We did an overview of the science curriculum framework on the BC curriculum website, paying particular attention to the curricular competencies.
Anticipating (or hoping for) some winter weather, we shared some “winter books” that might inspire students to ask questions about the season, particularly during time outside.
This term we have four picture books to inspire inquiry in science – The Story of Snow: The Science of Winter’s Wonder by Mark Cassino, Over and Under the Snow by Kate Messner, Flashlight by Lizi Boyd, and Stella, Queen of the Snow by Marie-Louise Gay. The whole Stella series of books is excellent for modelling curiosity and asking questions, as Stella’s little brother is full of questions!
One of the articles we referred to that outlines a grade 3 teacher’s yearlong journey with inquiry is the following article from the NSTA journal Science and Children:
The teacher/author describes three inquiry projects moving from structured to guided to open inquiry.
As a group, we co-constructed some inquiry-based experiences for our students and then shared how these went with our students at the next session.

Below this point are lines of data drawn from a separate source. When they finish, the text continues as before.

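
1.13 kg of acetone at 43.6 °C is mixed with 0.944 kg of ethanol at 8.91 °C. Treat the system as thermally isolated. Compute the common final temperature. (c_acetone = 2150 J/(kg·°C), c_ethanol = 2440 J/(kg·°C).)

T_f ≈ 26.7 °C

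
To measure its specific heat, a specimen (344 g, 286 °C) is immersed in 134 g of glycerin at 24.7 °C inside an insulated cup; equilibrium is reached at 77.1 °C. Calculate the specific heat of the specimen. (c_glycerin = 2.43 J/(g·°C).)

Taking heat into each body as positive, Σ m c ΔT = 0:
344×c×(77.1 − 286) + 134×2.43×(77.1 − 24.7) = 0
-71862 c = -17062
c = -17062/-71862 ≈ 0.2374 J/(g·°C)

c ≈ 0.237 J/(g·°C)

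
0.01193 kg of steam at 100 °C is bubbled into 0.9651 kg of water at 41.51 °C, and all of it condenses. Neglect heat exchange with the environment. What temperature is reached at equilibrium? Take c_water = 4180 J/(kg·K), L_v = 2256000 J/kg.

T_f ≈ 48.8 °C

Heat gained plus heat lost sum to zero:
latent heat released on condensation: 0.01193·2256000 = 26914
  condensed water 100 °C→T: 49.87(T − 100)
  original water: 4034.1(T − 41.51)
4084 T = 26914 + 4986.7 + 167456 = 199357
T ≈ 48.81 °C (< 100 °C, so full condensation is consistent).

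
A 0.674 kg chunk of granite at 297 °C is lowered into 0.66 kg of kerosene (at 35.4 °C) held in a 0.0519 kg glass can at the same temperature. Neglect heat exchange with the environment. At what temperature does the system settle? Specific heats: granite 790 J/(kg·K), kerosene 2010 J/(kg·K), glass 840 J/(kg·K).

T_f ≈ 108.6 °C

Let T be the final temperature. ΣQ_i = 0:
0.674*790*(T − 297) + 0.66*2010*(T − 35.4) + 0.0519*840*(T − 35.4) = 0
532.46(T − 297) + 1326.6(T − 35.4) + 43.6(T − 35.4) = 0
1902.7 T = 206646
T ≈ 108.61 °C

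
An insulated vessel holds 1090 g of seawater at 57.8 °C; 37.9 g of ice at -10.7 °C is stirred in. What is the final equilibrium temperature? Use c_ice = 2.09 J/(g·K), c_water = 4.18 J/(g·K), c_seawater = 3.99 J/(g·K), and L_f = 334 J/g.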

Unfortunately, we only had one very light dusting of snow this winter so teachers will be saving the snow books for next year!
Many teachers used the Flashlight book to use the structure “what do you notice? what do you wonder?” and to inspire students to play with and investigate the properties of light, darkness and shadows.
Our second session of the term was hosted in Louesa’ K classroom at Thompson as she usually has a science/nature provocation table…
Louesa shared some science inquiry projects she had been doing with her Kindergarten students, including looking closely at frost and noticing trees in their local environment. Students also chose areas of interest to them and some of them engaged together in inquiries into rainbows or dinosaurs.
As the weather warmed up, students have found worms and snails outside and have had lots of questions – Sharon and Stephanie have started inquiries with their students beginning with their questions about worms and snails. Louesa and her K students have been discussing “How are living things in our community connected to one another?” beginning with considering how to bring “life” into their classroom and what that living thing might need.
Many of the teachers’ science inquiries are very much focused on connecting to place, which will overlap nicely with our group’s third term focus on inquiry in social studies.